Michael Prentice of Christchurch was a member of the former Arts Board of Creative New Zealand. Michael is Managing Director of the Christchurch office of strategic design consultancy Designworks. Previously he was Planning Director for Ogilvy New Zealand. He has extensive managerial and commercial skills and has developed the brand and advertising strategies of some of New Zealand's most recognised brands. He founded and chaired the trust board of contemporary dance company, Black Grace and is a former director of Auckland’s performing arts facilities organisation, The Edge.
Felicity Price of Canterbury was awarded a New Zealand Order of Merit for her contribution to business and the arts in 2009. She was chair of the Court Theatre for seven years until 2013, and also chaired the Christchurch Symphony Orchestra and The Press Christchurch Writers’ Festival. She is the author of seven published works of fiction and three of non-fiction and is a recent Victoria University International Institute for Modern Letters graduate in Creative Writing.
Caren Rangi of Hawkes Bay, is of Cook Islands Māori descent, and is a former member of the Pacific Arts Committee of Creative New Zealand. She is an experienced public sector governance practitioner, with a passion for Cook Islands Māori dance, music and cultural history. Caren is a qualified accountant and auditor who owns and operates Ei Mua Consulting Ltd, providing consulting services in facilitation, strategic planning and training. Caren is a board member for NZ On Air (the Broadcasting Commission) and the Charities Registration Board. She is also a trustee of the Eastern and Central Community Trust, and Pacific Homecare Services, and was a founding board member of the National Pacific Radio Trust.

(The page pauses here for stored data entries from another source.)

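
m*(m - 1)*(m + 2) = m^3 + m^2 - 2*m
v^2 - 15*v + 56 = (v - 8)*(v - 7)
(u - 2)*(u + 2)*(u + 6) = u^3 + 6*u^2 - 4*u - 24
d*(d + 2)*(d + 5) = d^3 + 7*d^2 + 10*d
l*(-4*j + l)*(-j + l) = 4*j^2*l - 5*j*l^2 + l^3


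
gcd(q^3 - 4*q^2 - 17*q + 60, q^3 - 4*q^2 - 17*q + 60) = q^3 - 4*q^2 - 17*q + 60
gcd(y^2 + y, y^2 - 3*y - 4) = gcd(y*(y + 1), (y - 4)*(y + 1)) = y + 1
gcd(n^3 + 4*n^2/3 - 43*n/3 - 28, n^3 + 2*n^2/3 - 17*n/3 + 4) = n + 3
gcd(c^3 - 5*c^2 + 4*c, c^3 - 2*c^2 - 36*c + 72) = 1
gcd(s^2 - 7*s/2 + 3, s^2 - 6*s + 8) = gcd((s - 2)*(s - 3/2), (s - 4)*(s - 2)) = s - 2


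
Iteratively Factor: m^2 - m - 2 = (m + 1)*(m - 2)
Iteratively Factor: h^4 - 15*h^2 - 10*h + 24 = (h + 3)*(h^3 - 3*h^2 - 6*h + 8) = (h - 1)*(h + 3)*(h^2 - 2*h - 8) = (h - 1)*(h + 2)*(h + 3)*(h - 4)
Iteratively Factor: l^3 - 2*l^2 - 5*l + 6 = (l + 2)*(l^2 - 4*l + 3) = (l - 1)*(l + 2)*(l - 3)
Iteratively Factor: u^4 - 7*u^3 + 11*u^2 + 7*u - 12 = (u - 3)*(u^3 - 4*u^2 - u + 4) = (u - 4)*(u - 3)*(u^2 - 1) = (u - 4)*(u - 3)*(u + 1)*(u - 1)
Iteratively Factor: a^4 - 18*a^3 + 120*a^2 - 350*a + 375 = (a - 5)*(a^3 - 13*a^2 + 55*a - 75) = (a - 5)*(a - 3)*(a^2 - 10*a + 25) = (a - 5)^2*(a - 3)*(a - 5)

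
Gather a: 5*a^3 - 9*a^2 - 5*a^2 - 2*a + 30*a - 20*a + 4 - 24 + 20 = 5*a^3 - 14*a^2 + 8*a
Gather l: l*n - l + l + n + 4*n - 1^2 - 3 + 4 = l*n + 5*n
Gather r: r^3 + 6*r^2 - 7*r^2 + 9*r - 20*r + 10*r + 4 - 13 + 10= r^3 - r^2 - r + 1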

James Wallace of South Canterbury was a member of the former Arts Council of Creative New Zealand. He is a lawyer in private practice and lives on a small farm near Geraldine. James was previously a member of the QE2 Arts Council for four years before it became Creative New Zealand in 1994. He has also been involved in arts development at a community level through arts festivals, community arts councils, music, theatre and gallery groups. In recent times James has been a board member of Arts Access Aotearoa and Arts on Tour NZ. In 2014 he was awarded the New Zealand Order of Merit for his contribution to arts and conservation.